I’ve been building houses for the last month.
Out in the loading bay behind the Anthropologie store at The Streets at Southpoint.
Using 2 x 3 framing studs and cardboard and a staple gun.
The holidays are here in the retail world, and my colleagues and I are mounds of sawdust into creating an original 10-foot wide by 10-foot tall window display for our store.
What we have constructed is a large-scale village built to look as if it were made of sugar cookies.
“Little Amsterdam,” we’re calling her. She is, after all, inspired by the row houses along the Amstel River.
And I realize that I’m starting to talk about her like she is a real city.
Louis Kahn has said, “the first thing that an architect must do is to sense that every building you build is a world of its own, and that this world of its own serves an institution.”
Now there’s a thought for you.
When I was a kid, my siblings and I established a society in the woods behind our house which we called Leaf Town.
Leaf Town was a matrix of roads raked (or bush wacked using saws and clippers and yard tools we were not allowed to be using) out of the underbrush.
Along these roads, we staked property claims, and built residences.
We never could quite figure out the structural engineering necessary to get a flat roof and four walls to stay together.
In Leaf Town, real estate agents made up the highest socioeconomic class. More powerful even than the president.
Because to be an agent also meant to be city planner, zoning law enforcer, and arbiter of the aesthetic and architectural integrity of every house in town.
You became invested in every stick and piece of garden twine.

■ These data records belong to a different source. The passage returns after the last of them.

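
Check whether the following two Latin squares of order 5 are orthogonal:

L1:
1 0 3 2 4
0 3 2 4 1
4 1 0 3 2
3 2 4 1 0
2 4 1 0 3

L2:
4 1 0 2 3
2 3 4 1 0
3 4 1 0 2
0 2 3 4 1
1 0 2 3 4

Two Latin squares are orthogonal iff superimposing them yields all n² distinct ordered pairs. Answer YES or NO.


Form the n² = 25 superimposed pairs (L1[i][j], L2[i][j]), row by row (rows and columns indexed from 0):
row 0: (1,4) (0,1) (3,0) (2,2) (4,3)
row 1: (0,2) (3,3) (2,4) (4,1) (1,0)
row 2: (4,3) (1,4) (0,1) (3,0) (2,2)
row 3: (3,0) (2,2) (4,3) (1,4) (0,1)
row 4: (2,1) (4,0) (1,2) (0,3) (3,4)
Orthogonality requires all 25 pairs distinct.
But the pair (4,3) repeats: cell (0,4) has L1 = 4, L2 = 3, and cell (2,0) has L1 = 4, L2 = 3.
A repeated pair means some other pair never occurs (only 15 distinct pairs out of 25), so the squares are not orthogonal.
Conclusion: NO.

NO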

You saw potential in a rotting log, or you vetoed the use of landscaping plastic for house siding.
You made the world.
The memory of this satisfaction from my Leaf Town career came back to me as, in my adult life on my day job, I leaned naked cardboard house frames up against the bushes outside, and sprayed them all down with wall texturizer to give them that cookie look.
At the beginning of the project, I never expected I might develop an emotional attachment to a cardboard gingerbread house.
But as the craftsmen and artists, I, my display coordinator Jordan, and our intern Maggie, have discovered the truth of Kahn’s words, and demystified the magic of Leaf Towns everywhere.
The hours and hours spent sketching to scale, prototyping, constructing, and then detailing gives each house a personality all its own.
Within Little Amsterdam, we all have favorites:
Maggie: House No. 6 with the difficult-to-cut windows that turned out perfectly straight.
Jordan: House No. 2 with its greenery swags and intricate sills that took forever.
And me: House No. 3 with its dormer windows we had to scrap and rebuild twice to get perfect.
These have become the worlds-of-our-own that serve the institution of community delight.
My parents and the parents of neighbor kids would occasionally visit Leaf Town to chuckle at our outlandish or occasionally ingenious stick houses.
And similarly, this month while we have been working in the window, a wide cross-section of Durham residents have gathered on the other side of the glass.
They have grinned and laughed and pointed at the tiny cardinal on a ridgetop, or the model Fiat with working headlights driving through the snow over a bridge.
And I suspect, by the way they linger, that this construction reminds them of worlds and buildings all their own.